Improving mental health and wellbeing among lawyers
8th Feb 2017
Large numbers of lawyers are seeking help with stress, raising questions about what is being done to combat poor mental health and wellbeing among legal professionals.
The charity LawCare spoke to 555 callers last year – an increase of 12% on the 496 it received in 2015. Some 912 calls were received in 2016 in total compared to 907 the year before.
Stress (up from 30 to 38%) and depression (down from 20 to 12%) accounted for the highest amount of calls received by the charity in 2016. LawCare said it was “not surprised” that stress came out on top and has concentrated its efforts on reducing the impact on those affected.
Angus Lyon, a consultant at Mears, Hobbs & Durrant and author of A Lawyer’s Guide to Wellbeing and Managing Stress, said it was important for law firms and professional bodies take the lead on promoting mental health in the workplace.
LawCare is encouraging all lawyers to learn strategies for coping with stress, which include taking regular breaks, spending more time with friends and family, eating well, and exercising. Most importantly, however, the charity’s chief executive, Elizabeth Rimmer, urged sufferers not to stay silent.

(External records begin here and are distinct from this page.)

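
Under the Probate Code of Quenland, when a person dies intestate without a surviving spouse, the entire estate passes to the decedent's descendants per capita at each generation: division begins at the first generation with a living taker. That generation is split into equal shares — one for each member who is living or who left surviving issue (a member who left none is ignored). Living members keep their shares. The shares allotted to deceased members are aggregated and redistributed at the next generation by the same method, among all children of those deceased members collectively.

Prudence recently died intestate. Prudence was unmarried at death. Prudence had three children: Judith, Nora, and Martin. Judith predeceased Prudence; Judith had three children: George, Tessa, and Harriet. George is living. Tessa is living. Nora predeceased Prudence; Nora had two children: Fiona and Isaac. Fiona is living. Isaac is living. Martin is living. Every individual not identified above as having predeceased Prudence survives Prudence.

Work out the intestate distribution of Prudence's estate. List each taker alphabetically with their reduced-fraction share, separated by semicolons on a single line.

There is no surviving spouse, so the entire estate passes to Prudence's descendants per capita at each generation.
At generation 1 (Judith, Nora, Martin) there are 3 shares of (1)/3 = 1/3 each.
Living: Martin — each takes 1/3.
Deceased: Judith and Nora. Their combined 2/3 is pooled and carried to generation 2.
At generation 2 (George, Tessa, Harriet, Fiona, Isaac) there are 5 shares of (2/3)/5 = 2/15 each.
Living: George, Tessa, Harriet, Fiona, and Isaac — each takes 2/15.

Fiona 2/15; George 2/15; Harriet 2/15; Isaac 2/15; Martin 1/3; Tessa 2/15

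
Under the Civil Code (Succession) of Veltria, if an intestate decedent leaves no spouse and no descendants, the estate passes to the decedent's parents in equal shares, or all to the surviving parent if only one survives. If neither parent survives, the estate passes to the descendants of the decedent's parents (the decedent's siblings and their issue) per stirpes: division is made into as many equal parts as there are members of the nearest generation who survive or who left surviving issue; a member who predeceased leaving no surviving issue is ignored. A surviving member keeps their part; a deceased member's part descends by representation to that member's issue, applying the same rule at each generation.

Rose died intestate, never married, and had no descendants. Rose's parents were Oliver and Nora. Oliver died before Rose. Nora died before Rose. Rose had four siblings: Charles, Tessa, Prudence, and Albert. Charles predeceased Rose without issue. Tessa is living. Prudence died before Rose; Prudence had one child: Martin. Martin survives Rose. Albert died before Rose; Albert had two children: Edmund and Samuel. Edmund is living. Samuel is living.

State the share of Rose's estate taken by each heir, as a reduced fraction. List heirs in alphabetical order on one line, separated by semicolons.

Neither parent survives and there are no descendants, so the estate passes to Rose's siblings and their issue per stirpes.
Charles left no surviving issue, so that branch lapses and is disregarded.
The estate is divided into 3 equal shares of 1/3 among Tessa, Prudence, Albert.
Tessa is living and takes 1/3.
Prudence predeceased; the 1/3 allotted to Prudence's branch passes to Prudence's issue by representation.
Martin is the sole taker at this level and receives the full 1/3.
Albert predeceased; the 1/3 allotted to Albert's branch passes to Albert's issue by representation.
The 1/3 is divided into 2 equal shares of 1/6 among Edmund, Samuel.
Edmund is living and takes 1/6.
Samuel is living and takes 1/6.

Edmund 1/6; Martin 1/3; Samuel 1/6; Tessa 1/3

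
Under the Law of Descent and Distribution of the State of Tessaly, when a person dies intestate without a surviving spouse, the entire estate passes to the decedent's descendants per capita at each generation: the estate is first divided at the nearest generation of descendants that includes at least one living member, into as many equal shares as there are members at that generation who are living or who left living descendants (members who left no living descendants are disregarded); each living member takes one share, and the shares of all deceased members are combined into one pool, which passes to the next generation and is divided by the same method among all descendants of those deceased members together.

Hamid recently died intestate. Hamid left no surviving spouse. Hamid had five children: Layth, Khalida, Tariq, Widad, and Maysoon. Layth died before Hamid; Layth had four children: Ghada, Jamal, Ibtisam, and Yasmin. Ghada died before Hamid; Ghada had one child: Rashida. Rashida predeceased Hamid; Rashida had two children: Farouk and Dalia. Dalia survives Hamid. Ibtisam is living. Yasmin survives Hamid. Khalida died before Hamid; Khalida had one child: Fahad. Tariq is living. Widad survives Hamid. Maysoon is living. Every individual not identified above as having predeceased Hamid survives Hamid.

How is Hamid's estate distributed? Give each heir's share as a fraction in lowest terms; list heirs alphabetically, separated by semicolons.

Dalia 1/25; Fahad 2/25; Farouk 1/25; Ibtisam 2/25; Jamal 2/25; Maysoon 1/5; Tariq 1/5; Widad 1/5; Yasmin 2/25

There is no surviving spouse, so the entire estate passes to Hamid's descendants per capita at each generation.
At generation 1 (Layth, Khalida, Tariq, Widad, Maysoon) there are 5 shares of (1)/5 = 1/5 each.
Living: Tariq, Widad, and Maysoon — each takes 1/5.
Deceased: Layth and Khalida. Their combined 2/5 is pooled and carried to generation 2.
At generation 2 (Ghada, Jamal, Ibtisam, Yasmin, Fahad) there are 5 shares of (2/5)/5 = 2/25 each.
Living: Jamal, Ibtisam, Yasmin, and Fahad — each takes 2/25.
Deceased: Ghada. That 2/25 share is carried to generation 3.
At generation 3 (Rashida) there are 1 shares of (2/25)/1 = 2/25 each.
Deceased: Rashida. That 2/25 share is carried to generation 4.
At generation 4 (Farouk, Dalia) there are 2 shares of (2/25)/2 = 1/25 each.
Living: Farouk and Dalia — each takes 1/25.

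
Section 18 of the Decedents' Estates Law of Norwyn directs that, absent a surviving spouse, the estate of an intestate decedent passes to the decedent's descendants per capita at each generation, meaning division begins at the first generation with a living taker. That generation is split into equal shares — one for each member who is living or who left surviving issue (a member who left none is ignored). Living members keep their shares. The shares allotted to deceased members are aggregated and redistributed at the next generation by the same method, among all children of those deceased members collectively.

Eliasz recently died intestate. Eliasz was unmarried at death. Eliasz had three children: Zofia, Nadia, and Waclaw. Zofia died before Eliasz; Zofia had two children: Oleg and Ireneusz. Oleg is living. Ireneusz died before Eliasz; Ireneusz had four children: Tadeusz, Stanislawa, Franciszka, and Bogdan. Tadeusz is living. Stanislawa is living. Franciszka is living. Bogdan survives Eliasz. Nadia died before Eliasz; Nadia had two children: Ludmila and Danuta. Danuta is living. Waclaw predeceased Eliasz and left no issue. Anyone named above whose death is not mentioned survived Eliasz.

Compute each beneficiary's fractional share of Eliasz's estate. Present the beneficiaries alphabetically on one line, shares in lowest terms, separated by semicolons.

Bogdan 1/16; Danuta 1/4; Franciszka 1/16; Ludmila 1/4; Oleg 1/4; Stanislawa 1/16; Tadeusz 1/16

There is no surviving spouse, so the entire estate passes to Eliasz's descendants per capita at each generation.
No one at generation 1 (Zofia, Nadia) is living; moving to the next generation.
At generation 2 (Oleg, Ireneusz, Ludmila, Danuta) there are 4 shares of (1)/4 = 1/4 each.
Living: Oleg, Ludmila, and Danuta — each takes 1/4.
Deceased: Ireneusz. That 1/4 share is carried to generation 3.
At generation 3 (Tadeusz, Stanislawa, Franciszka, Bogdan) there are 4 shares of (1/4)/4 = 1/16 each.
Living: Tadeusz, Stanislawa, Franciszka, and Bogdan — each takes 1/16.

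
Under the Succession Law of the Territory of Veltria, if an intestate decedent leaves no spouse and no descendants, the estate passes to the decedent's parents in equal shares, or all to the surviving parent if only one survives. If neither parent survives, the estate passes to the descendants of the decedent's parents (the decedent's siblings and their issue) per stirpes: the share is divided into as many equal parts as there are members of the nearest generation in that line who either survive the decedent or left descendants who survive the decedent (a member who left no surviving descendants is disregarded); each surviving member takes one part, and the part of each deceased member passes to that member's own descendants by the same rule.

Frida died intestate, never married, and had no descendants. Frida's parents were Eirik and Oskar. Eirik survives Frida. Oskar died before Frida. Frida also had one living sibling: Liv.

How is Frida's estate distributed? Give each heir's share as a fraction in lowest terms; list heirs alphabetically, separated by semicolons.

Only one parent, Eirik, survives, so Eirik takes the entire estate. The siblings take nothing because a surviving parent has priority.

Eirik 1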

Chetna Bhatt and Lauren Giblin, co-founders of Being Lawyers, have been working with the profession to help lawyers increase their performance and reduce stress with a view to improving their overall health. Asked how lawyers can lower their stress levels, Bhatt and Giblin advised acknowledging you are simply in a low quality state of mind and not thinking as clearly as normal; resist the temptation to fight whatever you are feeling and let the feelings of stress naturally pass; and notice how your noisy mind naturally quiets and a state of clarity emerges so you can deal with any challenges you may be facing.
Law Society research shows that 95% of lawyers experience ‘negative stress’ in their jobs, with 17% describing such stress as ‘extreme’. LawCare is driving the Legal Professions Wellbeing Taskforce in England and Wales, and Legal Wellbeing Scotland, where organisations across the legal community are collaborating to raise awareness and tackle the stigma associated with talking about mental health issues, particularly at work.